Cigna unveiled plans this week to acquire pharmacy benefits manager Express Scripts, accelerating the trend toward healthcare supply-chain consolidation. In announcing the deal, the companies said that one of their goals was to lower the cost of prescription medicines. Most benefits experts demurred, however, saying that the merger was unlikely to bring employers and employees any relief from sky-high drug prices.

The proposed $52 billion deal closely follows CVS’ agreement to buy Aetna for $77 billion, announced last December. Both pacts are but the latest moves to shakeup a healthcare sector already roiled by spiraling costs, large-scale combinations and employer-led efforts to reduce waste and simplify coverage.

The turmoil is occurring amid widespread dissatisfaction among businesses and individuals over soaring prices that diverge wildly from provider to provider and often defy efforts to engage in comparison shopping. Central to this is the outcry over high drug prices, which has intensified in recent years. The U.S. spent nearly $325 billion on prescription drugs in 2015 and that is expected to have climbed 11% to more than $360 billion in 2017. Meanwhile, says Adam Fein, president of pharmacy economics consultancy Pembroke Consulting, the percentage of employer-sponsored health plans with pharmacy benefit deductibles has doubled, from 23% in 2012 to 46% in 2015.

Bloomberg/file photo

The Cigna deal would combine one of the country’s largest insurers with the pharmacy benefit manager responsible for the drug plans of more than 80 million Americans. Although pitched by the companies and some industry observers as a “more coordinated approach” to healthcare that has the potential to lower pharmacy costs and medical expenses overall, many others are questioning this premise.

Not the least of these is Food and Drug Administration commissioner Scott Gottlieb, who one day prior to the Cigna-Express Scripts announcement warned of a “backlash” against the high-cost of prescription drugs and the lack of transparency that accompanies their pricing.

Terming arrangements like the one proposed by Cigna and Express Scripts as “Kabuki drug-pricing constructs that obscure profit-taking across the supply chain,” Gottlieb said excessive market concentration among market players has resulted in an opaque system that works better for the drug makers and suppliers than for their customers.

Keeping prices high
One reason is the incentive for pharmacy benefit managers like Express Scripts to keep their costs high. Health plans rely on PBMs to negotiate drug prices on their behalf, but these companies can profit when those prices stay elevated. Last year, that drove health insurer Anthem to declare that it would set up its own PBM unit, after it accused Express Scripts of overcharging it by billions of dollars.

Cigna and Express Scripts were not available to comment.
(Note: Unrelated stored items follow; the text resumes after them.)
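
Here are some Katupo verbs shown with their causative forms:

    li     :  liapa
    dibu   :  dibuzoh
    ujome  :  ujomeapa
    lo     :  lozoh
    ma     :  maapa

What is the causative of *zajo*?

zajozoh

Looking at the last vowel of each stem: -zoh when the last vowel of the stem is a rounded vowel (*dibu*, *lo*); -apa when the last vowel of the stem is an unrounded vowel (*li*, *ujome*, *ma*).
*zajo*: last vowel = /o/, a rounded vowel → -zoh → *zajozoh*.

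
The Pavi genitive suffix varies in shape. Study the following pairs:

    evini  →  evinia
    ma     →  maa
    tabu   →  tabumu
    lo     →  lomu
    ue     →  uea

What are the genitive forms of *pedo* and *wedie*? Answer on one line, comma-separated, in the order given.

The alternation tracks the last vowel of the stem — -mu when the last vowel of the stem is a rounded vowel (*tabu*, *lo*); -a when the last vowel of the stem is an unrounded vowel (*evini*, *ma*, *ue*).
*pedo*: last vowel = /o/, a rounded vowel → -mu → *pedomu*.
*wedie*: last vowel = /e/, an unrounded vowel → -a → *wediea*.

pedomu, wediea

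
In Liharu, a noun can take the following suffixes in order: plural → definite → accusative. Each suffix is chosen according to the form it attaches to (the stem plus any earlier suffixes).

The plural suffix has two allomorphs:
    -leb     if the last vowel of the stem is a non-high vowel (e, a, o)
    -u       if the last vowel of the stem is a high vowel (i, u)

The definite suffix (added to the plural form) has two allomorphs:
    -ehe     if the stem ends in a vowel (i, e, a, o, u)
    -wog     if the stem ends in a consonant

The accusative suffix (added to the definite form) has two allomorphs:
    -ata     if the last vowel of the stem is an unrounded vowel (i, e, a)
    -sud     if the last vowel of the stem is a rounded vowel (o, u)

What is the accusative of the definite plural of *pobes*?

pobeslebwogsud

Since the last vowel of *pobes* is /e/ (a non-high vowel), it takes -leb, giving *pobesleb*.
The plural form *pobesleb* — final sound /b/ (a consonant) → -wog → *pobeslebwog*.
Since the last vowel of the definite form *pobeslebwog* is /o/ (a rounded vowel), it takes -sud, giving *pobeslebwogsud*.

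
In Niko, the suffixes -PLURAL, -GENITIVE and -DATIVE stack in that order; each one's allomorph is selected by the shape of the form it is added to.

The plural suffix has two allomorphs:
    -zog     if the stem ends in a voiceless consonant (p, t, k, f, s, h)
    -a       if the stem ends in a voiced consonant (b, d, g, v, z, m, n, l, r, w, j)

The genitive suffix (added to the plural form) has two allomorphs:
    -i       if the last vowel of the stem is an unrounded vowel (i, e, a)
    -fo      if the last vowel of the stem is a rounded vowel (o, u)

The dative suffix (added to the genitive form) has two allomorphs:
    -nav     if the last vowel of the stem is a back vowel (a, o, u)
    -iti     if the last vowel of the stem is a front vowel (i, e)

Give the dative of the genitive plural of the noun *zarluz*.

zarluzaiiti

The final consonant of *zarluz* is /z/, which is voiced, so the plural suffix is -a, giving *zarluza*.
The plural form *zarluza*: last vowel = /a/, an unrounded vowel → -i → *zarluzai*.
The genitive form *zarluzai*: last vowel = /i/, a front vowel → -iti → *zarluzaiiti*.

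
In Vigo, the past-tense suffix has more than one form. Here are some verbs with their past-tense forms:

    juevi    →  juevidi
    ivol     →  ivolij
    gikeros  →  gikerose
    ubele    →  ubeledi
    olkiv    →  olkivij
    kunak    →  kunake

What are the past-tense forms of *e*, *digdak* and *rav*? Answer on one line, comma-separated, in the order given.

The pattern is voicing of the final sound: -e when the stem ends in a voiceless consonant (*gikeros*, *kunak*); -ij when the stem ends in a voiced consonant (*ivol*, *olkiv*); -di when the stem ends in a vowel (*juevi*, *ubele*).
*e* — final sound /e/ (a vowel) → -di → *edi*.
*digdak*: final sound = /k/, a voiceless consonant → -e → *digdake*.
*rav* — final sound /v/ (a voiced consonant) → -ij → *ravij*.

edi, digdake, ravij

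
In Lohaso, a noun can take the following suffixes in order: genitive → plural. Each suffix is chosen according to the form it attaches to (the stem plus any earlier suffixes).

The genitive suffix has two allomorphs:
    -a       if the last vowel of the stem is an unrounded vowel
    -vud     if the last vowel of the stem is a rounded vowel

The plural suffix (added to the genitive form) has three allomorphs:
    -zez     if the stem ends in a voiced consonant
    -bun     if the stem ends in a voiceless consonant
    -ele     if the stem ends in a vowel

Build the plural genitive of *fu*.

fuvudzez

The last vowel of *fu* is /u/, which is a rounded vowel, so the genitive suffix is -vud, giving *fuvud*.
The final sound of the genitive form *fuvud* is /d/, which is a voiced consonant, so the plural suffix is -zez, giving *fuvudzez*.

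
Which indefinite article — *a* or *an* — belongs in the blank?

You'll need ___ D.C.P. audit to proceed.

a

The indefinite article is chosen by the initial *sound* of the following word, not its spelling.
The initialism *D.C.P.* is read letter by letter; the first letter, D, is pronounced /diː/, which begins with a consonant sound.
So the article is *a*: You'll need a D.C.P. audit to proceed.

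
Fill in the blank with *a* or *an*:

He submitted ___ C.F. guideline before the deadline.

The indefinite article is chosen by the initial *sound* of the following word, not its spelling.
The initialism *C.F.* is read letter by letter; the first letter, C, is pronounced /siː/, which begins with a consonant sound.
So the article is *a*: He submitted a C.F. guideline before the deadline.

a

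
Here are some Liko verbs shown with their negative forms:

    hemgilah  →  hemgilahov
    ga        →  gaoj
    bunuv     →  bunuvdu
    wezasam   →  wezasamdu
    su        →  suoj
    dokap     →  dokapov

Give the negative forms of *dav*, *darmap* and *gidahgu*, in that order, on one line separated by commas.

davdu, darmapov, gidahguoj

The suffix is conditioned by the final sound: -ov when the stem ends in a voiceless consonant (*hemgilah*, *dokap*); -du when the stem ends in a voiced consonant (*bunuv*, *wezasam*); -oj when the stem ends in a vowel (*ga*, *su*).
*dav* — final sound /v/ (a voiced consonant) → -du → *davdu*.
*darmap* — final sound /p/ (a voiceless consonant) → -ov → *darmapov*.
The final sound of *gidahgu* is /u/, which is a vowel, so the suffix is -oj, giving *gidahguoj*.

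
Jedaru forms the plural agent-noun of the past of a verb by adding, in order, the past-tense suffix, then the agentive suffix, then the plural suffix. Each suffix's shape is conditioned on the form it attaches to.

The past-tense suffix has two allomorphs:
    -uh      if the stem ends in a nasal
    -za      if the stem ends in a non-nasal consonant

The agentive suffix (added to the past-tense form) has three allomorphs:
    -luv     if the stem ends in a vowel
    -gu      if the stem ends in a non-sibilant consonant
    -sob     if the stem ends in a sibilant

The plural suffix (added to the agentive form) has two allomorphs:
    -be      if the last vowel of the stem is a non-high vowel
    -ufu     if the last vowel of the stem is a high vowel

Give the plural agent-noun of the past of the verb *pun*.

punuhguufu

*pun*: final consonant = /n/, a nasal → -uh → *punuh*.
The past-tense form *punuh* — final sound /h/ (a non-sibilant consonant) → -gu → *punuhgu*.
Since the last vowel of the agentive form *punuhgu* is /u/ (a high vowel), it takes -ufu, giving *punuhguufu*.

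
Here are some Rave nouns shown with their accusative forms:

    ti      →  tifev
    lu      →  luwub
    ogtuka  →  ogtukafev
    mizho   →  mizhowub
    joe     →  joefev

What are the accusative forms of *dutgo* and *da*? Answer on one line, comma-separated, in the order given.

dutgowub, dafev

Looking at the last vowel of each stem: -wub when the last vowel of the stem is a rounded vowel (*lu*, *mizho*); -fev when the last vowel of the stem is an unrounded vowel (*ti*, *ogtuka*, *joe*).
*dutgo*: last vowel = /o/, a rounded vowel → -wub → *dutgowub*.
*da*: last vowel = /a/, an unrounded vowel → -fev → *dafev*.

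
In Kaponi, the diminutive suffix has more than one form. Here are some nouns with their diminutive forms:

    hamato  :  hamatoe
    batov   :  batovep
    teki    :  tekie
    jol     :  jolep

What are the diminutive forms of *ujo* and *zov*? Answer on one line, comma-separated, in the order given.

The alternation tracks the final sound of the stem — -ep when the stem ends in a consonant (*batov*, *jol*); -e when the stem ends in a vowel (*hamato*, *teki*).
*ujo*: final sound = /o/, a vowel → -e → *ujoe*.
The final sound of *zov* is /v/, which is a consonant, so the suffix is -ep, giving *zovep*.

ujoe, zovep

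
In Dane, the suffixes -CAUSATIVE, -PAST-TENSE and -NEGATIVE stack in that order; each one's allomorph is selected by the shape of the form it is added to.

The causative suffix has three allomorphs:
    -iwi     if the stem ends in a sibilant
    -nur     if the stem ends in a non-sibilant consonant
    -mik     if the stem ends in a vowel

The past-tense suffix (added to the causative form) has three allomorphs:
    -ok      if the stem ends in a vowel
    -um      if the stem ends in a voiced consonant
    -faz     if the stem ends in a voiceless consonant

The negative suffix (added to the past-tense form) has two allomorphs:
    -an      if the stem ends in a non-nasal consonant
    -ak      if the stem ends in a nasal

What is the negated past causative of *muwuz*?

muwuziwiokan

Since the final sound of *muwuz* is /z/ (a sibilant), it takes -iwi, giving *muwuziwi*.
The final sound of the causative form *muwuziwi* is /i/, which is a vowel, so the past-tense suffix is -ok, giving *muwuziwiok*.
The past-tense form *muwuziwiok* — final consonant /k/ (non-nasal) → -an → *muwuziwiokan*.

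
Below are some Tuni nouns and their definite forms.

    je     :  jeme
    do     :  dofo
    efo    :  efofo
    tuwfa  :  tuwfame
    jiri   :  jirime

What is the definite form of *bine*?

bineme

The suffix is conditioned by the last vowel: -fo when the last vowel of the stem is a rounded vowel (*do*, *efo*); -me when the last vowel of the stem is an unrounded vowel (*je*, *tuwfa*, *jiri*).
*bine* — last vowel /e/ (an unrounded vowel) → -me → *bineme*.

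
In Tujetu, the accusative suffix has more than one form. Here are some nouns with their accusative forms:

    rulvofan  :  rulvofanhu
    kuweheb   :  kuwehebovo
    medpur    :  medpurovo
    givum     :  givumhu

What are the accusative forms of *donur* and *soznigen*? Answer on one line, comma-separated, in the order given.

Looking at the final consonant of each stem: -hu when the stem ends in a nasal (*rulvofan*, *givum*); -ovo when the stem ends in a non-nasal consonant (*kuweheb*, *medpur*).
*donur* — final consonant /r/ (non-nasal) → -ovo → *donurovo*.
*soznigen*: final consonant = /n/, a nasal → -hu → *soznigenhu*.

donurovo, soznigenhu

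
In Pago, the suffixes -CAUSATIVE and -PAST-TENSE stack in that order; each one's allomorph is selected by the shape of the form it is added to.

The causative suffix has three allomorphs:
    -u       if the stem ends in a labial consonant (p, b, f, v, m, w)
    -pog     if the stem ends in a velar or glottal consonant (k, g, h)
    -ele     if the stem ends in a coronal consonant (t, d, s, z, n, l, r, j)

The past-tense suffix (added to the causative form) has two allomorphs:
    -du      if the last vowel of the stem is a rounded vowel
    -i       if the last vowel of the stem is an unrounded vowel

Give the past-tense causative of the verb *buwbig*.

buwbigpogdu

*buwbig*: final consonant = /g/, velar/glottal → -pog → *buwbigpog*.
The last vowel of the causative form *buwbigpog* is /o/, which is a rounded vowel, so the past-tense suffix is -du, giving *buwbigpogdu*.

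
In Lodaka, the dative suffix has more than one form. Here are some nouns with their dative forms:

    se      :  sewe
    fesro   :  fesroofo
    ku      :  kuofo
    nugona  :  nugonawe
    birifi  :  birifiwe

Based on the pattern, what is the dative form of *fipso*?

fipsoofo

Looking at the last vowel of each stem: -ofo when the last vowel of the stem is a rounded vowel (*fesro*, *ku*); -we when the last vowel of the stem is an unrounded vowel (*se*, *nugona*, *birifi*).
Since the last vowel of *fipso* is /o/ (a rounded vowel), it takes -ofo, giving *fipsoofo*.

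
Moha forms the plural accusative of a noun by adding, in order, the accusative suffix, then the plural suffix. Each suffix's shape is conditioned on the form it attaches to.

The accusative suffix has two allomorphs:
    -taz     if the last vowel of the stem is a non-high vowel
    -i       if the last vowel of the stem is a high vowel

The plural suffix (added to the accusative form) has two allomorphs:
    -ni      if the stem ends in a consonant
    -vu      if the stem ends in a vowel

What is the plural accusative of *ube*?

*ube* — last vowel /e/ (a non-high vowel) → -taz → *ubetaz*.
The accusative form *ubetaz* — final sound /z/ (a consonant) → -ni → *ubetazni*.

ubetazni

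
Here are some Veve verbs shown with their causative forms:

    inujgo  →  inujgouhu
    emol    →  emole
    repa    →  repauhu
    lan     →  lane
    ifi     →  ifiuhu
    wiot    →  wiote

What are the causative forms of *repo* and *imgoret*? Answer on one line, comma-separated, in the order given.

repouhu, imgorete

The alternation tracks the final sound of the stem — -e when the stem ends in a consonant (*emol*, *lan*, *wiot*); -uhu when the stem ends in a vowel (*inujgo*, *repa*, *ifi*).
The final sound of *repo* is /o/, which is a vowel, so the suffix is -uhu, giving *repouhu*.
Since the final sound of *imgoret* is /t/ (a consonant), it takes -e, giving *imgorete*.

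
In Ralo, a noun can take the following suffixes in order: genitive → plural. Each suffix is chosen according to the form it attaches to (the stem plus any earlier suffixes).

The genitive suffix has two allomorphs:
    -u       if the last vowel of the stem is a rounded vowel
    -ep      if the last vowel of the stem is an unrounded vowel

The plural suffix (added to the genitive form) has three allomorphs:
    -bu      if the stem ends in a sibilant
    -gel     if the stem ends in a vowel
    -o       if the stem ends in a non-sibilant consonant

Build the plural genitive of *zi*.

The last vowel of *zi* is /i/, which is an unrounded vowel, so the genitive suffix is -ep, giving *ziep*.
The genitive form *ziep*: final sound = /p/, a non-sibilant consonant → -o → *ziepo*.

ziepo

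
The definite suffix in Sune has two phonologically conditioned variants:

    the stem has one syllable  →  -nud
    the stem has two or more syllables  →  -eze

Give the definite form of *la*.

lanud

*la* (one syllable) → -nud → *lanud*.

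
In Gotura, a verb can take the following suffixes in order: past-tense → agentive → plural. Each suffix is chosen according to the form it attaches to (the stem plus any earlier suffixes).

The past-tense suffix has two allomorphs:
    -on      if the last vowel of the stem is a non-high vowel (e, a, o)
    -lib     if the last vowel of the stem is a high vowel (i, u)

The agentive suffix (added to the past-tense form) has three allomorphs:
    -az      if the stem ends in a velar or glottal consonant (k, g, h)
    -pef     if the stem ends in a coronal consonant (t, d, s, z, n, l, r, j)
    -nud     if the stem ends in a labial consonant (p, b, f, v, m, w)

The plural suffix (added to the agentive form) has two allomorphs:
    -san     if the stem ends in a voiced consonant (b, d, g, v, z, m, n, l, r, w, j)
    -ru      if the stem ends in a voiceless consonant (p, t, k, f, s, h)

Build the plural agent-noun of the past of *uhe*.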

“Ninety percent of a PBM’s profits are made on the drugs and medications that they’re reimbursed for by the insurance carriers,” explains Thomas Borzilleri, CEO of healthcare analytics provider Intelisys Health and the founder and former CEO of Valore’ Rx, a pharmacy benefit management company. The trend in the market, he says, is for the carriers to bring the PBM function in-house to reduce their costs, but that does not translate into reduced premiums for employers and employees. “There won’t be a trickle down,” he warns. “Any savings will go to their shareholders in the form of increased earnings.”

The Cigna acquisition “has nothing to do with pharmacy costs for employers or health plan sponsors,” agrees David Henka, President and CEO of RxTE Health, a pharmacy benefits provider that works with employers, plan sponsors and PBMs. “This has everything to do with consolidating administrative efficiencies to make more money for the PBMs and health plans of the world.”

Taylor Lindsey, partner and owner of Employee Benefits Consultants of Richlands, Virginia, refers to the integration as “Just another trick; another way to hide profits. When you think about the MLR, you got to find another way to create more revenue.”

The Affordable Care Act established a medical loss ratio—or MLR—that requires insurers to pay out 80 to 85 cents of every premium dollar in coverage reimbursements. By buying a PBM, a carrier can provide fully-insured employers with prescription drugs and use that portion of their premium dollars as required by the MLR to pay for them. But since they now own the PBM, they are in effect paying themselves and keeping those revenues on their balance sheet.

“When I look at this business model,” notes Bob Gearhart, Jr., a partner at health insurance broker DCW Group in Boardman, Ohio, “it’s designed to keep profits under one company. It is not designed to reduce costs for the employer.

“I think it's pretty simple in what they are trying to do,” he continues. “They are trying to pay themselves and not pay that money out to someone else. That is not revolutionary, we have seen that before.”

But Gearhart does see something much more radical on the horizon. He says the recent declaration by Amazon, Berkshire Hathaway and JP Morgan Chase that they will join forces to self-insure and manage their own healthcare network could alter the industry’s business model.

“I see them as a unicorn in all these discussions,” Gearhart says. “What they are doing has the potential to upend the entire industry. I don’t think Cigna buying Express Scripts will make waves in the industry.”